A tax roll is an official breakdown of all property within a given jurisdiction, such as a city or county, that can be taxed. The tax roll will list each property separately in addition to its assessed value and the amount of taxes due. This roll is usually created by the taxing assessor or other authority within the jurisdiction.


A tax roll is simply a record of all land parcels located within a given jurisdiction and their owners. The roll is used by tax assessors to determine what property is subject to tax. Most state and local governments impose a property tax (or millage rate) on real estate and personal property to fund water and sewer improvements, provide law enforcement and fire service, and finance education, road and highway construction, public servants, and other services which benefit the community-at-large. Property tax rates and the types of properties taxed vary by jurisdiction. The rate of tax is a percentage of the assessed value of the property subject to tax. In some cases, the tax rate is expressed as a “millage” or dollars of tax per thousand dollars of assessed value.

After assessing the tax roll, the assessor determines the value of each property s/he has determined is liable to property tax, after which the assessor may notify the property owner(s) of the value so determined.
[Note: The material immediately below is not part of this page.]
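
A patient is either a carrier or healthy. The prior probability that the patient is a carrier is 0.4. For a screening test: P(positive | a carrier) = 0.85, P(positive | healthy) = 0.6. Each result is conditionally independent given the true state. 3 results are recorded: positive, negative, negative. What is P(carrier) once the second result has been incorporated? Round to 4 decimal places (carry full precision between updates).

After 'positive': P(carrier) = 0.85·0.4000 / (0.85·0.4000 + 0.6·0.6000) ≈ 0.4857
After 'negative': P(carrier) = 0.15·0.4857 / (0.15·0.4857 + 0.4·0.5143) ≈ 0.2615

0.2615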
Some jurisdictions require no formal notice be given; instead, the assessor “opens” the books to allow property owners to view the valuations. The roll serves as legal evidence of tax liens. For any lien date, if a property experiences a decline in value for any reason, so that its fair market value is less than its value on the property tax roll, the property will be re-assessed downward to reflect its current market value.

The tax roll is often used as a basis for calculating actual taxes to be levied upon residents within the jurisdiction of the taxing authority. For example, assume a city's tax roll shows that there is a total of $250 million of assessed value within the city, and the city needs $2 million to operate its budget this year. Therefore, the city uses the figure from the tax roll to calculate a tax of eight mills for each property on the roll.

Components included in the tax role may include: valuation date, taxable status date, property location and class, total assessed value of the property (including land and improvements), full market value, assessor’s oath, etc.